Modalités déclaratives. Désormais, l’épargnant est seul (ou presque) dans le choix de la fiscalité à appliquer à ses revenus de capitaux. Selon le nouveau régime, le client exerce son option non plus auprès de l’assureur mais directement auprès de l’administration fiscale ; non plus avant l’encaissement des produits mais au moment du dépôt de sa déclaration. Le prélèvement forfaitaire non libératoire reste d’actualité, son taux est simplement aligné sur celui du PFU et passe à 12,8 % au lieu de 21 % pour les dividendes et 24 % pour les produits de placement à revenus fixes.

La clause anti-abus est écartée. La commission des Finances de l’Assemblée nationale a fait barrage au Sénat, qui espérait introduire une mesure anti-abus pour prévenir l’utilisation de la flat tax à des fins d’optimisation fiscale. Cette proposition consistait à soumettre au barème progressif de l’impôt sur le revenu les dividendes excédant 10 % du capital. L’objectif, dissuader les contribuables imposés dans les plus hautes tranches du barème de transformer leur rémunération en dividendes afin de bénéficier de la flat tax de 12,8 %. Pour autant la majorité n’a pas écarté définitivement la création d’un tel dispositif, lequel pourrait réapparaître dans un prochain projet de loi, qu’elle soit de finances ou pas.

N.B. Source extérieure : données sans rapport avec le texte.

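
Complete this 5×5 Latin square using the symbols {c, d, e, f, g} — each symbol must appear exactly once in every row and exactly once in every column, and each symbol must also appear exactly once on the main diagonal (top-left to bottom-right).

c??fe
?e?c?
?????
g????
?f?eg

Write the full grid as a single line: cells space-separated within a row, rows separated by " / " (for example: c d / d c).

row 4 has {g}; column 4 has {c,e,f}; the diagonal has {c,e,g} — only d is left for (r4,c4).
row 5 has {e,f,g}; column 1 has {c,g} — only d is left for (r5,c1).
row 5 has {d,e,f,g}; column 3 is empty so far — only c is left for (r5,c3).
row 2 has {c,e}; column 1 has {c,d,g} — only f is left for (r2,c1).
row 2 has {c,e,f}; column 5 has {e,g} — only d is left for (r2,c5).
row 3 is empty so far; column 1 has {c,d,f,g} — only e is left for (r3,c1).
row 3 has {e}; column 3 has {c}; the diagonal has {c,d,e,g} — only f is left for (r3,c3).
row 3 has {e,f}; column 4 has {c,d,e,f} — only g is left for (r3,c4).
row 3 has {e,f,g}; column 5 has {d,e,g} — only c is left for (r3,c5).
row 4 has {d,g}; column 2 has {e,f} — only c is left for (r4,c2).
row 4 has {c,d,g}; column 3 has {c,f} — only e is left for (r4,c3).
row 4 has {c,d,e,g}; column 5 has {c,d,e,g} — only f is left for (r4,c5).
row 2 has {c,d,e,f}; column 3 has {c,e,f} — only g is left for (r2,c3).
row 3 has {c,e,f,g}; column 2 has {c,e,f} — only d is left for (r3,c2).
row 1 has {c,e,f}; column 2 has {c,d,e,f} — only g is left for (r1,c2).
row 1 has {c,e,f,g}; column 3 has {c,e,f,g} — only d is left for (r1,c3).

c g d f e / f e g c d / e d f g c / g c e d f / d f c e g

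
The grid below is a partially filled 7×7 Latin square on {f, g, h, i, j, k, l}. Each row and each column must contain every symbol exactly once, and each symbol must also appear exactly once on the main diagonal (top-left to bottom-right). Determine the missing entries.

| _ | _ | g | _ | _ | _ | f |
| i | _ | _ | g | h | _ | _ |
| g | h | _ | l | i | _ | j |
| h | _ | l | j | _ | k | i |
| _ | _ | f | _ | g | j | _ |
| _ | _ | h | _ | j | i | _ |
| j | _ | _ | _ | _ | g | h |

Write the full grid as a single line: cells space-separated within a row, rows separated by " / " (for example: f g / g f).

l j g i k h f / i f j g h l k / g h k l i f j / h g l j f k i / k i f h g j l / f l h k j i g / j k i f l g h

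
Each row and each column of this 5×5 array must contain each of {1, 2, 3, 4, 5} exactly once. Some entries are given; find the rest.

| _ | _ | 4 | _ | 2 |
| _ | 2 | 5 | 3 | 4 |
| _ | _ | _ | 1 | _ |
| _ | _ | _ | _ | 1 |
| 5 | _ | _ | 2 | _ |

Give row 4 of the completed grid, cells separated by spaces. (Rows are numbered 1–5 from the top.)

At row 1, column 4: row 1 has {2,4}; column 4 has {1,2,3}; that leaves 5.
At row 2, column 1: row 2 has {2,3,4,5}; column 1 has {5}; that leaves 1.
At row 4, column 4: row 4 has {1}; column 4 has {1,2,3,5}; that leaves 4.
At row 5, column 5: row 5 has {2,5}; column 5 has {1,2,4}; that leaves 3.
At row 1, column 1: row 1 has {2,4,5}; column 1 has {1,5}; that leaves 3.
At row 1, column 2: row 1 has {2,3,4,5}; column 2 has {2}; that leaves 1.
At row 3, column 5: row 3 has {1}; column 5 has {1,2,3,4}; that leaves 5.
At row 4, column 1: row 4 has {1,4}; column 1 has {1,3,5}; that leaves 2.
At row 4, column 3: row 4 has {1,2,4}; column 3 has {4,5}; that leaves 3.
At row 5, column 2: row 5 has {2,3,5}; column 2 has {1,2}; that leaves 4.
At row 5, column 3: row 5 has {2,3,4,5}; column 3 has {3,4,5}; that leaves 1.
At row 3, column 1: row 3 has {1,5}; column 1 has {1,2,3,5}; that leaves 4.
At row 3, column 2: row 3 has {1,4,5}; column 2 has {1,2,4}; that leaves 3.
At row 3, column 3: row 3 has {1,3,4,5}; column 3 has {1,3,4,5}; that leaves 2.
At row 4, column 2: row 4 has {1,2,3,4}; column 2 has {1,2,3,4}; that leaves 5.

2 5 3 4 1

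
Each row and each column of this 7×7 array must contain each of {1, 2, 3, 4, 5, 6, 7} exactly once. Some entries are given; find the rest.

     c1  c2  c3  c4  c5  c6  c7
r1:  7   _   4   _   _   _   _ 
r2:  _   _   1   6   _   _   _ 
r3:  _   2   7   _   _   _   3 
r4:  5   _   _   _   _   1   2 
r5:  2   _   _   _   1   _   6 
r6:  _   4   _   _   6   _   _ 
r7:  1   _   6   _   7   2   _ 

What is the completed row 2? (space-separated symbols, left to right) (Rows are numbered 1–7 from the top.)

4 3 1 6 2 5 7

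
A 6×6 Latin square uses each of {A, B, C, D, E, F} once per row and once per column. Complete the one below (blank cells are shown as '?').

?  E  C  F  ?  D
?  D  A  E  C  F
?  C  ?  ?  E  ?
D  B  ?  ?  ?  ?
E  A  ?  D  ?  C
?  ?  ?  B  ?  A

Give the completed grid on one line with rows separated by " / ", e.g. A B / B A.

A E C F B D / B D A E C F / F C D A E B / D B F C A E / E A B D F C / C F E B D A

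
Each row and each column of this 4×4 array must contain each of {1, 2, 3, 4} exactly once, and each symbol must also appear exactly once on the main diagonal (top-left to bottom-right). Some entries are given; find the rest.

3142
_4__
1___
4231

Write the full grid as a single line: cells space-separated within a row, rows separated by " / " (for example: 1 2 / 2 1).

3 1 4 2 / 2 4 1 3 / 1 3 2 4 / 4 2 3 1

(r2,c1) = 2
(r2,c3) = 1
(r2,c4) = 3
(r3,c2) = 3
(r3,c3) = 2
(r3,c4) = 4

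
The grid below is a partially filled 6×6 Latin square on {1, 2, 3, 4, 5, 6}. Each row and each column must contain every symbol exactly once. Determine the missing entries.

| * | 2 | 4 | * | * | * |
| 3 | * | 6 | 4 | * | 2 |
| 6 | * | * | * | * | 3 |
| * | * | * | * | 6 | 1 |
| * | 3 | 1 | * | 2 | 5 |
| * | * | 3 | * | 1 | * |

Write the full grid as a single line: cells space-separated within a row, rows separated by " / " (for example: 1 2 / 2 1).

(r1,c6) = 6
(r2,c5) = 5
(r3,c5) = 4
(r5,c1) = 4
(r5,c4) = 6
(r6,c6) = 4
(r1,c5) = 3
(r2,c2) = 1
(r3,c2) = 5
(r3,c3) = 2
(r3,c4) = 1
(r4,c2) = 4
(r4,c3) = 5
(r6,c2) = 6
(r1,c4) = 5
(r4,c1) = 2
(r4,c4) = 3
(r6,c1) = 5
(r6,c4) = 2
(r1,c1) = 1

1 2 4 5 3 6 / 3 1 6 4 5 2 / 6 5 2 1 4 3 / 2 4 5 3 6 1 / 4 3 1 6 2 5 / 5 6 3 2 1 4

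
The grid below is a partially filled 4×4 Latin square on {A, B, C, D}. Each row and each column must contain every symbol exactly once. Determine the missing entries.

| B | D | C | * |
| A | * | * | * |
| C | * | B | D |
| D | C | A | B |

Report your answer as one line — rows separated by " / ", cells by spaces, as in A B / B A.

B D C A / A B D C / C A B D / D C A B

row 1 has {B,C,D}; column 4 has {B,D} — only A is left for (r1,c4).
row 2 has {A}; column 2 has {C,D} — only B is left for (r2,c2).
row 2 has {A,B}; column 3 has {A,B,C} — only D is left for (r2,c3).
row 2 has {A,B,D}; column 4 has {A,B,D} — only C is left for (r2,c4).
row 3 has {B,C,D}; column 2 has {B,C,D} — only A is left for (r3,c2).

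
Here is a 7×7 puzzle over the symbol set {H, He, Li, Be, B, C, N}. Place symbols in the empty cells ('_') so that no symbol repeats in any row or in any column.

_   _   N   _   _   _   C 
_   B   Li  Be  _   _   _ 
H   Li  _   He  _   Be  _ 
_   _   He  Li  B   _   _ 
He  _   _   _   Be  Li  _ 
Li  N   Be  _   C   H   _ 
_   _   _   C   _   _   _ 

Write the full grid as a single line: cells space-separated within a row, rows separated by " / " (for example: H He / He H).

Be He N H Li B C / C B Li Be H He N / H Li C He N Be B / N H He Li B C Be / He C B N Be Li H / Li N Be B C H He / B Be H C He N Li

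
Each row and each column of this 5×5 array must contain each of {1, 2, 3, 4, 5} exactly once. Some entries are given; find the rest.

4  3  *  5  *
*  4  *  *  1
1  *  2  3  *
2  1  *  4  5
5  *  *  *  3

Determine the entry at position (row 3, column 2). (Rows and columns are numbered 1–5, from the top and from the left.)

5

Cell (r1,c3): row 1 has {3,4,5}; column 3 has {2} → 1.
Cell (r1,c5): row 1 has {1,3,4,5}; column 5 has {1,3,5} → 2.
Cell (r2,c1): row 2 has {1,4}; column 1 has {1,2,4,5} → 3.
Cell (r2,c3): row 2 has {1,3,4}; column 3 has {1,2} → 5.
Cell (r2,c4): row 2 has {1,3,4,5}; column 4 has {3,4,5} → 2.
Cell (r3,c2): row 3 has {1,2,3}; column 2 has {1,3,4} → 5.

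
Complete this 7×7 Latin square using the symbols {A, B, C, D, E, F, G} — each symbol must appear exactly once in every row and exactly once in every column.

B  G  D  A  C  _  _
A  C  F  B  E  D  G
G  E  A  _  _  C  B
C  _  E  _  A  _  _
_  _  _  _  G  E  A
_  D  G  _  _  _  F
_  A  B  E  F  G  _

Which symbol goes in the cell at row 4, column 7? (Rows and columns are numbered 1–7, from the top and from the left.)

D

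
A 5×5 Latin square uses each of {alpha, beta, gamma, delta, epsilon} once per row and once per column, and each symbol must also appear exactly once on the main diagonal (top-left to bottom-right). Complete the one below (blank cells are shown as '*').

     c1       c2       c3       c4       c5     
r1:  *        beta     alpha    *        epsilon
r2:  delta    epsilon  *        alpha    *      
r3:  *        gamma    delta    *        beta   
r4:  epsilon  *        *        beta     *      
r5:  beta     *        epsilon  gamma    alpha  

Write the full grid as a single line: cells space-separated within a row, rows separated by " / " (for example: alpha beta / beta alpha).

(r1,c1) = gamma
(r1,c4) = delta
(r2,c5) = gamma
(r3,c1) = alpha
(r3,c4) = epsilon
(r4,c3) = gamma
(r4,c5) = delta
(r5,c2) = delta
(r2,c3) = beta
(r4,c2) = alpha

gamma beta alpha delta epsilon / delta epsilon beta alpha gamma / alpha gamma delta epsilon beta / epsilon alpha gamma beta delta / beta delta epsilon gamma alpha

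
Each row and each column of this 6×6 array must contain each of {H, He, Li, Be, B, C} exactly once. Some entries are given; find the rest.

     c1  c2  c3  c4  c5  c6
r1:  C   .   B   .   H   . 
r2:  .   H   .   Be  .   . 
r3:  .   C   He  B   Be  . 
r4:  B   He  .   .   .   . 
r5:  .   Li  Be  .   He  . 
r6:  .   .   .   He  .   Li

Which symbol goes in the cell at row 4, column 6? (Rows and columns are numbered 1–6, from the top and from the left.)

Be

(r1,c2) = Be
(r1,c4) = Li
(r1,c6) = He
(r3,c6) = H
(r5,c1) = H
(r5,c4) = C
(r5,c6) = B
(r6,c1) = Be
(r6,c2) = B
(r6,c5) = C
(r2,c6) = C
(r3,c1) = Li
(r4,c4) = H
(r4,c5) = Li
(r4,c6) = Be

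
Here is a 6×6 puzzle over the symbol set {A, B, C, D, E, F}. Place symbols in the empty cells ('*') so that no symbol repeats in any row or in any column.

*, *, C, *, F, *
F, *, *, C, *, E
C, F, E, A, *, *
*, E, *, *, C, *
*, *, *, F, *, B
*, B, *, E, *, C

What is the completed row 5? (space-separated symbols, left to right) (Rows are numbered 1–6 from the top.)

A C D F E B

Cell (r3,c6): row 3 has {A,C,E,F}; column 6 has {B,C,E} → D.
Cell (r1,c6): row 1 has {C,F}; column 6 has {B,C,D,E} → A.
Cell (r3,c5): row 3 has {A,C,D,E,F}; column 5 has {C,F} → B.
Cell (r4,c6): row 4 has {C,E}; column 6 has {A,B,C,D,E} → F.
Cell (r1,c2): row 1 has {A,C,F}; column 2 has {B,E,F} → D.
Cell (r1,c4): row 1 has {A,C,D,F}; column 4 has {A,C,E,F} → B.
Cell (r2,c2): row 2 has {C,E,F}; column 2 has {B,D,E,F} → A.
Cell (r2,c5): row 2 has {A,C,E,F}; column 5 has {B,C,F} → D.
Cell (r4,c4): row 4 has {C,E,F}; column 4 has {A,B,C,E,F} → D.
Cell (r5,c2): row 5 has {B,F}; column 2 has {A,B,D,E,F} → C.
Cell (r6,c5): row 6 has {B,C,E}; column 5 has {B,C,D,F} → A.
Cell (r1,c1): row 1 has {A,B,C,D,F}; column 1 has {C,F} → E.
Cell (r2,c3): row 2 has {A,C,D,E,F}; column 3 has {C,E} → B.
Cell (r4,c3): row 4 has {C,D,E,F}; column 3 has {B,C,E} → A.
Cell (r5,c3): row 5 has {B,C,F}; column 3 has {A,B,C,E} → D.
Cell (r5,c5): row 5 has {B,C,D,F}; column 5 has {A,B,C,D,F} → E.
Cell (r6,c1): row 6 has {A,B,C,E}; column 1 has {C,E,F} → D.
Cell (r6,c3): row 6 has {A,B,C,D,E}; column 3 has {A,B,C,D,E} → F.
Cell (r4,c1): row 4 has {A,C,D,E,F}; column 1 has {C,D,E,F} → B.
Cell (r5,c1): row 5 has {B,C,D,E,F}; column 1 has {B,C,D,E,F} → A.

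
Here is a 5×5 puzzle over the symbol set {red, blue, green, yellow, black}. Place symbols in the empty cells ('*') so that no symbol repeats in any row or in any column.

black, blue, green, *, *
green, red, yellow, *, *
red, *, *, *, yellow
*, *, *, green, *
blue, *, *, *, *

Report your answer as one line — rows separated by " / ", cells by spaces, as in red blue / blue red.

black blue green yellow red / green red yellow blue black / red green blue black yellow / yellow black red green blue / blue yellow black red green

Cell (r1,c5): row 1 has {blue,green,black}; column 5 has {yellow} → red.
Cell (r4,c1): row 4 has {green}; column 1 has {red,blue,green,black} → yellow.
Cell (r4,c2): row 4 has {green,yellow}; column 2 has {red,blue} → black.
Cell (r4,c5): row 4 has {green,yellow,black}; column 5 has {red,yellow} → blue.
Cell (r1,c4): row 1 has {red,blue,green,black}; column 4 has {green} → yellow.
Cell (r2,c5): row 2 has {red,green,yellow}; column 5 has {red,blue,yellow} → black.
Cell (r3,c2): row 3 has {red,yellow}; column 2 has {red,blue,black} → green.
Cell (r4,c3): row 4 has {blue,green,yellow,black}; column 3 has {green,yellow} → red.
Cell (r5,c2): row 5 has {blue}; column 2 has {red,blue,green,black} → yellow.
Cell (r5,c3): row 5 has {blue,yellow}; column 3 has {red,green,yellow} → black.
Cell (r5,c4): row 5 has {blue,yellow,black}; column 4 has {green,yellow} → red.
Cell (r5,c5): row 5 has {red,blue,yellow,black}; column 5 has {red,blue,yellow,black} → green.
Cell (r2,c4): row 2 has {red,green,yellow,black}; column 4 has {red,green,yellow} → blue.
Cell (r3,c3): row 3 has {red,green,yellow}; column 3 has {red,green,yellow,black} → blue.
Cell (r3,c4): row 3 has {red,blue,green,yellow}; column 4 has {red,blue,green,yellow} → black.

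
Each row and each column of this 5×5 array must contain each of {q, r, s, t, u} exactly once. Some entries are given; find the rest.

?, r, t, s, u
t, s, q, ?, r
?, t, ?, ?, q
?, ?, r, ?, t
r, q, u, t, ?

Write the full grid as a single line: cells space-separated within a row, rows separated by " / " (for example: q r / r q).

q r t s u / t s q u r / u t s r q / s u r q t / r q u t s

At row 1, column 1: row 1 has {r,s,t,u}; column 1 has {r,t}; that leaves q.
At row 2, column 4: row 2 has {q,r,s,t}; column 4 has {s,t}; that leaves u.
At row 3, column 3: row 3 has {q,t}; column 3 has {q,r,t,u}; that leaves s.
At row 3, column 4: row 3 has {q,s,t}; column 4 has {s,t,u}; that leaves r.
At row 4, column 2: row 4 has {r,t}; column 2 has {q,r,s,t}; that leaves u.
At row 4, column 4: row 4 has {r,t,u}; column 4 has {r,s,t,u}; that leaves q.
At row 5, column 5: row 5 has {q,r,t,u}; column 5 has {q,r,t,u}; that leaves s.
At row 3, column 1: row 3 has {q,r,s,t}; column 1 has {q,r,t}; that leaves u.
At row 4, column 1: row 4 has {q,r,t,u}; column 1 has {q,r,t,u}; that leaves s.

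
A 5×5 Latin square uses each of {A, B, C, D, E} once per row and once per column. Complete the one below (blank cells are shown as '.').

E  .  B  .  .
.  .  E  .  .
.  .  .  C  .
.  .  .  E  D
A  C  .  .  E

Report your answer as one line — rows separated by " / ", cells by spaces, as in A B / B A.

E D B A C / C B E D A / D E A C B / B A C E D / A C D B E

(r5,c3) = D
(r5,c4) = B
(r3,c3) = A
(r3,c5) = B
(r4,c3) = C
(r3,c1) = D
(r3,c2) = E
(r4,c1) = B
(r4,c2) = A
(r1,c2) = D
(r1,c4) = A
(r1,c5) = C
(r2,c1) = C
(r2,c2) = B
(r2,c4) = D
(r2,c5) = A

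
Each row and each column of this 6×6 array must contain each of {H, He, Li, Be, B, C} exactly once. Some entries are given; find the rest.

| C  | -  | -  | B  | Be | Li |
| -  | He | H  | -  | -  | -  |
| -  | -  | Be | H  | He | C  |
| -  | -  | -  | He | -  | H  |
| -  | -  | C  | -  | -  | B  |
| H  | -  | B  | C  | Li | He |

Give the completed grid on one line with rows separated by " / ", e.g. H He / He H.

C H He B Be Li / B He H Li C Be / Li B Be H He C / Be C Li He B H / He Li C Be H B / H Be B C Li He

row 1 has {Li,Be,B,C}; column 2 has {He} — only H is left for (r1,c2).
row 1 has {H,Li,Be,B,C}; column 3 has {H,Be,B,C} — only He is left for (r1,c3).
row 2 has {H,He}; column 6 has {H,He,Li,B,C} — only Be is left for (r2,c6).
row 4 has {H,He}; column 3 has {H,He,Be,B,C} — only Li is left for (r4,c3).
row 5 has {B,C}; column 5 has {He,Li,Be} — only H is left for (r5,c5).
row 6 has {H,He,Li,B,C}; column 2 has {H,He} — only Be is left for (r6,c2).
row 2 has {H,He,Be}; column 4 has {H,He,B,C} — only Li is left for (r2,c4).
row 5 has {H,B,C}; column 2 has {H,He,Be} — only Li is left for (r5,c2).
row 5 has {H,Li,B,C}; column 4 has {H,He,Li,B,C} — only Be is left for (r5,c4).
row 2 has {H,He,Li,Be}; column 1 has {H,C} — only B is left for (r2,c1).
row 2 has {H,He,Li,Be,B}; column 5 has {H,He,Li,Be} — only C is left for (r2,c5).
row 3 has {H,He,Be,C}; column 1 has {H,B,C} — only Li is left for (r3,c1).
row 3 has {H,He,Li,Be,C}; column 2 has {H,He,Li,Be} — only B is left for (r3,c2).
row 4 has {H,He,Li}; column 1 has {H,Li,B,C} — only Be is left for (r4,c1).
row 4 has {H,He,Li,Be}; column 2 has {H,He,Li,Be,B} — only C is left for (r4,c2).
row 4 has {H,He,Li,Be,C}; column 5 has {H,He,Li,Be,C} — only B is left for (r4,c5).
row 5 has {H,Li,Be,B,C}; column 1 has {H,Li,Be,B,C} — only He is left for (r5,c1).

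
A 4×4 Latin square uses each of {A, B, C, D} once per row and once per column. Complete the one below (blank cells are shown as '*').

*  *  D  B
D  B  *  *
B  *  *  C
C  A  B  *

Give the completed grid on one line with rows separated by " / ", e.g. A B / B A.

(r1,c1) = A
(r1,c2) = C
(r2,c4) = A
(r3,c2) = D
(r3,c3) = A
(r4,c4) = D
(r2,c3) = C

A C D B / D B C A / B D A C / C A B D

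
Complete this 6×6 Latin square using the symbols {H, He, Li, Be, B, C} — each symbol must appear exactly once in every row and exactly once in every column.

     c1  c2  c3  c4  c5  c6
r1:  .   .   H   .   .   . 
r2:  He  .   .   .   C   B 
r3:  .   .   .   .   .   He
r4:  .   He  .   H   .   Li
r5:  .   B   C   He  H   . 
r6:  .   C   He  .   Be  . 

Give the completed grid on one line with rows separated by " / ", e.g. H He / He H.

Be Li H B He C / He H Li Be C B / H Be B C Li He / C He Be H B Li / Li B C He H Be / B C He Li Be H

(r4,c5) = B
(r5,c6) = Be
(r6,c6) = H
(r1,c6) = C
(r3,c5) = Li
(r4,c3) = Be
(r5,c1) = Li
(r6,c1) = B
(r6,c4) = Li
(r1,c1) = Be
(r1,c2) = Li
(r1,c4) = B
(r1,c5) = He
(r2,c3) = Li
(r2,c4) = Be
(r3,c3) = B
(r3,c4) = C
(r4,c1) = C
(r2,c2) = H
(r3,c1) = H
(r3,c2) = Be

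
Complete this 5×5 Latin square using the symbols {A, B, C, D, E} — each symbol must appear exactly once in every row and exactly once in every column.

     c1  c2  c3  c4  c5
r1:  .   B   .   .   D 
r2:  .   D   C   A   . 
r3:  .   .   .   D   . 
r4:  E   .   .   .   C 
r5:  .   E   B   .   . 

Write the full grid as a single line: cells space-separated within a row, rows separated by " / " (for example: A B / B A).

C B A E D / B D C A E / A C E D B / E A D B C / D E B C A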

L’assurance vie ou le régime du mille-feuille fiscal

Assurance vie. Le législateur n’a pas modifié la fiscalité des produits afférents aux primes versées jusqu’au 26 septembre 2017, quel que soit leur montant. En cas de rachat, le contribuable conserve le bénéfice du barème progressif et le cas échéant une option pour le prélèvement forfaitaire libératoire, aux taux actuellement en vigueur. A l’inverse, tous les produits générés par des primes versées à compter du 27 septembre 2017 seront soumis au taux unique de 12,8 % entre 0 et 8 ans, soit un taux global de 30 %, prélèvements sociaux compris (lire L’Agefi actifs n°714, page 23).

Contrats de plus de huit ans. La loi introduit un seuil de 150.000 euros, point de bascule de la nouvelle fiscalité des contrats de plus de huit ans. A noter que ce seuil ne concerne que la fiscalité des produits rattachables aux primes versées après le 27 septembre 2017. Dès lors, les intérêts rachetés après huit ans, sur un contrat dont l’encours net de revenus est inférieur à 150.000 euros, sont soumis au taux de 7,5 %. Au-delà de ce seuil, les produits seront imposés au prorata au taux de 12,8 %. Etant précisé que le contribuable ne perd pas le bénéfice de l’abattement de 4.600 euros (ou 9.200 euros pour un couple), seulement cette décote s’impute en priorité sur les produits soumis à 7,5 %.

Appréciation du seuil de 150.000 euros. Le calcul du seuil se fait par contribuable - sur l’ensemble des contrats d’assurance vie et de capitalisation qu’il détient, tous établissements confondus. Ce montant est apprécié au 31 décembre de l’année qui précède le rachat, sur la base de l’ensemble des primes versées et non rachetées, nettes de revenus mais brutes de frais d’entrée. A l’inverse des 4.600 euros, il n’y a pas de mutualisation possible des sommes. Ce seuil est individuel et ne peut pas bénéficier indifféremment aux membres du foyer fiscal dont l’imposition est commune. Cependant, un point reste en suspens ; celui de la répartition des primes à l’intérieur des contrats en cosouscription ou démembrés. Le législateur ayant omis ces cas particuliers, il faut espérer que le bulletin officiel des finances publiques réglera cette question.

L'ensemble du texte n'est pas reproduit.